I’ve been collecting dictionary-defined colour names for a couple of weeks. There are two kinds: abstract names, like magenta, which is what it is, and descriptive names relating to an object of the relevant hue, like persimmon. I only keep the words that make me smile, but I already have 286 colours.

 

All set to purple-up my prose, right? I'm not so sure.

 

Naming colours is a tricksy business. We each see colour differently, with our unique eyes and cones and visual cortices. Mr Gaitskell sees oranges when I see reds. Some see maroons as browns, others as purples.

 

But it’s more complicated than that. The way we see colours is also influenced by our names for them. Colour names, like given names and nicknames, have very personal resonances.

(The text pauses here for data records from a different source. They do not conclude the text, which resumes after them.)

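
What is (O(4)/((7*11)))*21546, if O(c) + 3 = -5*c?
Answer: -70794/11 ≈ -6435.8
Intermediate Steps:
O(c) = -3 - 5*c
(O(4)/((7*11)))*21546 = ((-3 - 5*4)/((7*11)))*21546 = ((-3 - 20)/77)*21546 = -23*1/77*21546 = -23/77*21546 = -70794/11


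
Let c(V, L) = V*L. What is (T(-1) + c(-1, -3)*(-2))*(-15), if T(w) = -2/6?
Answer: 95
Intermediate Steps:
T(w) = -⅓ (T(w) = -2*⅙ = -⅓)
c(V, L) = L*V
(T(-1) + c(-1, -3)*(-2))*(-15) = (-⅓ - 3*(-1)*(-2))*(-15) = (-⅓ + 3*(-2))*(-15) = (-⅓ - 6)*(-15) = -19/3*(-15) = 95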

Just as you have an irresistible association for a Maggie or a Johnny, so you have one for poppy or flesh, pistachio or foxy. We have relationships with colours.

 

‘Colour is the keyboard, the eyes are the hammers, the soul is the piano with many strings.’

Wassily Kandinsky

 

I wonder whether we’d even try so hard to perceive a colour differently if somebody hadn’t given a name to it. I've collected, for example, a remarkable variety of names for colours very like buff, which resolve themselves into a disappointing rainbow as I read them. 

 

More complicated still, over time, the names we give colours can lose their meaning. Looking in my old thesaurus, I found a shade of yellow called London Fog. The only times I’ve seen London Fog, it was in black and white. I don't know for sure what it means. (Except, each time I imagine it, I’m more convinced I know the shade.)

 

Complication upon complication! Colour names change in meaning too. If I say puke, whatever colour you’re thinking of, I very much doubt it’s the dark brown it used to be, named for a woollen cloth.

 

When it comes down to it, we’re all imagining colours, at least in part. So, we can use whatever words we choose to evoke them, dictionary-defined or otherwise, knowing that the reader will turn their own personal colour dial, pick up their own resonances.

 

But, I love the colour names I’ve found. Reading them aloud, ordered by colour group, has a soothing effect, like the Shipping Forecast. Try this:

 

Jessamy and massicot, gamboge and orpiment;

quince, nacarat, minium;

incarnadine and amaranth;

cocquelicot, cinnabar, and puccoon;

heliotrope,

perse and whimper;

eau-de-nil, viridian and gaudy;

bistre, burnet, sorrel;

watchet and liard, ink.

 

 

Don't you feel better?

 

If you’re interested in colour and its history, I recommend the Secret Lives of Colour by Kassia St Clair - my review is on Goodreads.

 

Want more colour words in a hurry? Here’s a rather splendid list from the Phrontistery.

 

The final word should go to the ever astute Mr Gaitskell.

 

‘Peacock blue! Why would you need peacock blue, unless you’re describing a peacock?’